15-year-old Olivia Smith makes history as youngest to play for Canadian women’s soccer team

While Canada waits for Christine Sinclair to eclipse the international goal-scoring mark, it was another noteworthy record to fall at the China Four Nations tournament Thursday. 

Midfielder Olivia Smith, aged 15 and 94 days, became the youngest Canadian soccer player to debut with the national team when she came on as a substitute for Jordyn Huitema in the 86th minute of a 4-0 loss to Brazil in the tournament opener.

The mark was previously held by Kara Lang, who was 15 and 130 days when she made her debut on March 1, 2002. Jessie Fleming and Huitema were also 15 when they played their first games with the national side.

Smith started playing soccer at five in Whitby, Ont. She was 12 when she made her debut in the Canadian youth program in 2017 and represented Canada at the 2018 CONCACAF girls’ under-15 championship. She has also attended four under-17 camps.

Head coach Kenneth Heiner-Møller tried to take some positives out of the loss.

“We didn’t have a bad performance,” Heiner-Møller told canadasoccer.com. “We definitely made some mistakes that we shouldn’t be making [but] this match was important for us to assess players ahead of the CONCACAF women’s Olympic qualifying tournament.

“It was good to see some of our players up against a team with some of the best players in the world.”

Canada featured 17 different players in the loss ahead of the Olympic qualifiers, which run Jan. 28 to Feb. 9 in the U.S, with the two finalists qualifying for Tokyo.

Canada, ranked seventh in the world, will now face the loser between host China or New Zealand on Sunday and it will be the next opportunity for Sinclair in pursuit of Abby Wambach’s record of 184 international goals. 

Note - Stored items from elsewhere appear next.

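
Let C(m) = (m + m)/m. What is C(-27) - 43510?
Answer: -43508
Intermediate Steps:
C(m) = 2 (C(m) = (2*m)/m = 2)
C(-27) - 43510 = 2 - 43510 = -43508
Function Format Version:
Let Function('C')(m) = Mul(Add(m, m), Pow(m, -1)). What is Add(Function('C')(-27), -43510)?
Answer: -43508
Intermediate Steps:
Function('C')(m) = 2 (Function('C')(m) = Mul(Mul(2, m), Pow(m, -1)) = 2)
Add(Function('C')(-27), -43510) = Add(2, -43510) = -43508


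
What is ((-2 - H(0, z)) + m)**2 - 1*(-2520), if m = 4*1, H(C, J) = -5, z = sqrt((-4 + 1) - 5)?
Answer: 2569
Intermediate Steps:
z = 2*I*sqrt(2) (z = sqrt(-3 - 5) = sqrt(-8) = 2*I*sqrt(2) ≈ 2.8284*I)
m = 4
((-2 - H(0, z)) + m)**2 - 1*(-2520) = ((-2 - 1*(-5)) + 4)**2 - 1*(-2520) = ((-2 + 5) + 4)**2 + 2520 = (3 + 4)**2 + 2520 = 7**2 + 2520 = 49 + 2520 = 2569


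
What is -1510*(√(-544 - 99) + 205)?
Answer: -309550 - 1510*I*√643 ≈ -3.0955e+5 - 38290.0*I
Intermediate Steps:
-1510*(√(-544 - 99) + 205) = -1510*(√(-643) + 205) = -1510*(I*√643 + 205) = -1510*(205 + I*√643) = -309550 - 1510*I*√643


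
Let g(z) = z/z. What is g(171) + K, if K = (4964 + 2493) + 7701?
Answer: 15159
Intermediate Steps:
g(z) = 1
K = 15158 (K = 7457 + 7701 = 15158)
g(171) + K = 1 + 15158 = 15159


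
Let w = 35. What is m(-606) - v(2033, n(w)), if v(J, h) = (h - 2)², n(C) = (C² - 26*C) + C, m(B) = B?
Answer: -121710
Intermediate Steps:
n(C) = C² - 25*C
v(J, h) = (-2 + h)²
m(-606) - v(2033, n(w)) = -606 - (-2 + 35*(-25 + 35))² = -606 - (-2 + 35*10)² = -606 - (-2 + 350)² = -606 - 1*348² = -606 - 1*121104 = -606 - 121104 = -121710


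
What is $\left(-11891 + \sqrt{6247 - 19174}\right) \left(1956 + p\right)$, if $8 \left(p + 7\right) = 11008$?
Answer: $-39537575 + 3325 i \sqrt{12927} \approx -3.9538 \cdot 10^{7} + 3.7804 \cdot 10^{5} i$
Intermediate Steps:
$p = 1369$ ($p = -7 + \frac{1}{8} \cdot 11008 = -7 + 1376 = 1369$)
$\left(-11891 + \sqrt{6247 - 19174}\right) \left(1956 + p\right) = \left(-11891 + \sqrt{6247 - 19174}\right) \left(1956 + 1369\right) = \left(-11891 + \sqrt{-12927}\right) 3325 = \left(-11891 + i \sqrt{12927}\right) 3325 = -39537575 + 3325 i \sqrt{12927}$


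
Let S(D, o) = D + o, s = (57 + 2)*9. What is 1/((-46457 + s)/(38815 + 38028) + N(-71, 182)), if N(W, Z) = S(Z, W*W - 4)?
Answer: 76843/400997691 ≈ 0.00019163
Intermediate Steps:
s = 531 (s = 59*9 = 531)
N(W, Z) = -4 + Z + W² (N(W, Z) = Z + (W*W - 4) = Z + (W² - 4) = Z + (-4 + W²) = -4 + Z + W²)
1/((-46457 + s)/(38815 + 38028) + N(-71, 182)) = 1/((-46457 + 531)/(38815 + 38028) + (-4 + 182 + (-71)²)) = 1/(-45926/76843 + (-4 + 182 + 5041)) = 1/(-45926*1/76843 + 5219) = 1/(-45926/76843 + 5219) = 1/(400997691/76843) = 76843/400997691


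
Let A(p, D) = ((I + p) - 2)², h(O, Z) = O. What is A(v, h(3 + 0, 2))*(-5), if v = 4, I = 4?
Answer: -180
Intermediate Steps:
A(p, D) = (2 + p)² (A(p, D) = ((4 + p) - 2)² = (2 + p)²)
A(v, h(3 + 0, 2))*(-5) = (2 + 4)²*(-5) = 6²*(-5) = 36*(-5) = -180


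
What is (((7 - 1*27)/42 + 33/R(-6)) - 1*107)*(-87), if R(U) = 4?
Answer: 241715/28 ≈ 8632.7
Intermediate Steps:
(((7 - 1*27)/42 + 33/R(-6)) - 1*107)*(-87) = (((7 - 1*27)/42 + 33/4) - 1*107)*(-87) = (((7 - 27)*(1/42) + 33*(¼)) - 107)*(-87) = ((-20*1/42 + 33/4) - 107)*(-87) = ((-10/21 + 33/4) - 107)*(-87) = (653/84 - 107)*(-87) = -8335/84*(-87) = 241715/28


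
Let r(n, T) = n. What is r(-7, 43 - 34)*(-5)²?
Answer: -175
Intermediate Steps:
r(-7, 43 - 34)*(-5)² = -7*(-5)² = -7*25 = -175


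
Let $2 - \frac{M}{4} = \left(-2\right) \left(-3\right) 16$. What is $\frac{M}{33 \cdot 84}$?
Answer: $- \frac{94}{693} \approx -0.13564$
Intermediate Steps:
$M = -376$ ($M = 8 - 4 \left(-2\right) \left(-3\right) 16 = 8 - 4 \cdot 6 \cdot 16 = 8 - 384 = -376$)
$\frac{M}{33 \cdot 84} = - \frac{376}{33 \cdot 84} = - \frac{376}{2772} = \left(-376\right) \frac{1}{2772} = - \frac{94}{693}$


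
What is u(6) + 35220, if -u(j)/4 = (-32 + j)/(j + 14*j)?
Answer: 1584952/45 ≈ 35221.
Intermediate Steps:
u(j) = -4*(-32 + j)/(15*j) (u(j) = -4*(-32 + j)/(j + 14*j) = -4*(-32 + j)/(15*j))
u(6) + 35220 = (4/15)*(32 - 1*6)/6 + 35220 = (4/15)*(⅙)*(32 - 6) + 35220 = (4/15)*(⅙)*26 + 35220 = 52/45 + 35220 = 1584952/45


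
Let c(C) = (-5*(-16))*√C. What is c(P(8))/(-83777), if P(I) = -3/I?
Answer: -20*I*√6/83777 ≈ -0.00058476*I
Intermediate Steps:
c(C) = 80*√C
c(P(8))/(-83777) = (80*√(-3/8))/(-83777) = (80*√(-3*⅛))*(-1/83777) = (80*√(-3/8))*(-1/83777) = (80*(I*√6/4))*(-1/83777) = (20*I*√6)*(-1/83777) = -20*I*√6/83777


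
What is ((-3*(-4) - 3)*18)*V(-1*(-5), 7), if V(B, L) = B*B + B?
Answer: 4860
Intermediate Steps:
V(B, L) = B + B**2 (V(B, L) = B**2 + B = B + B**2)
((-3*(-4) - 3)*18)*V(-1*(-5), 7) = ((-3*(-4) - 3)*18)*((-1*(-5))*(1 - 1*(-5))) = ((12 - 3)*18)*(5*(1 + 5)) = (9*18)*(5*6) = 162*30 = 4860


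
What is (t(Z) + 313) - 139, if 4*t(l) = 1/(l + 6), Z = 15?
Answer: 14617/84 ≈ 174.01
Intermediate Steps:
t(l) = 1/(4*(6 + l)) (t(l) = 1/(4*(l + 6)) = 1/(4*(6 + l)))
(t(Z) + 313) - 139 = (1/(4*(6 + 15)) + 313) - 139 = ((¼)/21 + 313) - 139 = ((¼)*(1/21) + 313) - 139 = (1/84 + 313) - 139 = 26293/84 - 139 = 14617/84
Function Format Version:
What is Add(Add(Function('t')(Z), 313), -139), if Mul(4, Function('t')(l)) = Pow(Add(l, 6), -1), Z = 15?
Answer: Rational(14617, 84) ≈ 174.01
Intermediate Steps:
Function('t')(l) = Mul(Rational(1, 4), Pow(Add(6, l), -1)) (Function('t')(l) = Mul(Rational(1, 4), Pow(Add(l, 6), -1)) = Mul(Rational(1, 4), Pow(Add(6, l), -1)))
Add(Add(Function('t')(Z), 313), -139) = Add(Add(Mul(Rational(1, 4), Pow(Add(6, 15), -1)), 313), -139) = Add(Add(Mul(Rational(1, 4), Pow(21, -1)), 313), -139) = Add(Add(Mul(Rational(1, 4), Rational(1, 21)), 313), -139) = Add(Add(Rational(1, 84), 313), -139) = Add(Rational(26293, 84), -139) = Rational(14617, 84)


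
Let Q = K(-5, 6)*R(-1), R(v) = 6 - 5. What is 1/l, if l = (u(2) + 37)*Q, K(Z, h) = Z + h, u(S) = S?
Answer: 1/39 ≈ 0.025641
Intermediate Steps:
R(v) = 1
Q = 1 (Q = (-5 + 6)*1 = 1*1 = 1)
l = 39 (l = (2 + 37)*1 = 39*1 = 39)
1/l = 1/39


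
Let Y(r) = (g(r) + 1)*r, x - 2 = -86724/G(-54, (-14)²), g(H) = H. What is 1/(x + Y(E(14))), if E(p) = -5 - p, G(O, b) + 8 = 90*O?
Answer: 1217/440329 ≈ 0.0027638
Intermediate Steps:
G(O, b) = -8 + 90*O
x = 24115/1217 (x = 2 - 86724/(-8 + 90*(-54)) = 2 - 86724/(-8 - 4860) = 2 - 86724/(-4868) = 2 - 86724*(-1/4868) = 2 + 21681/1217 = 24115/1217 ≈ 19.815)
Y(r) = r*(1 + r) (Y(r) = (r + 1)*r = (1 + r)*r = r*(1 + r))
1/(x + Y(E(14))) = 1/(24115/1217 + (-5 - 1*14)*(1 + (-5 - 1*14))) = 1/(24115/1217 + (-5 - 14)*(1 + (-5 - 14))) = 1/(24115/1217 - 19*(1 - 19)) = 1/(24115/1217 - 19*(-18)) = 1/(24115/1217 + 342) = 1/(440329/1217) = 1217/440329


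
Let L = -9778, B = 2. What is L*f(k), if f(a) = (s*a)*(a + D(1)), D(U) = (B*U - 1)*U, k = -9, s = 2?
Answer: -1408032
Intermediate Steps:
D(U) = U*(-1 + 2*U) (D(U) = (2*U - 1)*U = (-1 + 2*U)*U = U*(-1 + 2*U))
f(a) = 2*a*(1 + a) (f(a) = (2*a)*(a + 1*(-1 + 2*1)) = (2*a)*(a + 1*(-1 + 2)) = (2*a)*(a + 1*1) = (2*a)*(a + 1) = (2*a)*(1 + a) = 2*a*(1 + a))
L*f(k) = -19556*(-9)*(1 - 9) = -19556*(-9)*(-8) = -9778*144 = -1408032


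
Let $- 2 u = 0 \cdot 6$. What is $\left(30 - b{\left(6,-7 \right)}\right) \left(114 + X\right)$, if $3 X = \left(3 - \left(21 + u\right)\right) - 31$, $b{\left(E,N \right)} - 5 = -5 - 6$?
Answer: $3516$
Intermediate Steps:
$u = 0$ ($u = - \frac{0 \cdot 6}{2} = \left(- \frac{1}{2}\right) 0 = 0$)
$b{\left(E,N \right)} = -6$ ($b{\left(E,N \right)} = 5 - 11 = -6$)
$X = - \frac{49}{3}$ ($X = \frac{\left(3 - 21\right) - 31}{3} = \frac{-18 - 31}{3} = \frac{1}{3} \left(-49\right) = - \frac{49}{3} \approx -16.333$)
$\left(30 - b{\left(6,-7 \right)}\right) \left(114 + X\right) = \left(30 - -6\right) \left(114 - \frac{49}{3}\right) = \left(30 + 6\right) \frac{293}{3} = 36 \cdot \frac{293}{3} = 3516$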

Sinclair came into China with 182 international goals after notching just one at the FIFA World Cup in France.

If the Burnaby, BC., native is unable to notch a hat trick on Sunday, CONCACAF Olympic qualifiers will be her next opportunity to surpass Wambach, where Canada will be joined by No. 1-ranked U.S., Mexico, Costa Rica, Jamaica, Panama, Haiti, and St. Kitts and Nevis.